Адель не должна знать, что он все слышит. Потолок красил какой-то мужчина.
Кто?.. Буйу?
С этим вопросом сейчас следует покончить. Ведь в запасе еще другой.
— Буйу не приезжал сюда, Жо! Клянусь тебе.
Скверное дело. Но насчет Буйу он разберется позже, хотя почти уверен, что слышал именно его голос и даже слова: «Моя бедняжка Адель!»
Разве не приоткрыла она вечером дверь, чтобы бывший лесоруб мог посмотреть на него, Тимара.
А грек?
Тут она не может солгать. Тут уж он не сомневался, что ясно видел того, и не один, а четыре-пять раз.
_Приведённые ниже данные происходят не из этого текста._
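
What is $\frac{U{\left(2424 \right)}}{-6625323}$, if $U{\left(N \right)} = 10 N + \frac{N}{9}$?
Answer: $- \frac{73528}{19875969} \approx -0.0036993$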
Высокий малый, с жирными волосами, худым, обветренным лицом и нервным тиком: он поминутно закрывал правый глаз.
Константинеско.
Да! Когда стены были выкрашены, Адель позвала его, чтобы держать лестницу, пока она мажет потолок.
— Что он здесь делает?
— Константинеско — мастер. Он и раньше работал на концессии, поэтому я его наняла. Тебе надо бы отдохнуть, Жо! Ты весь в поту.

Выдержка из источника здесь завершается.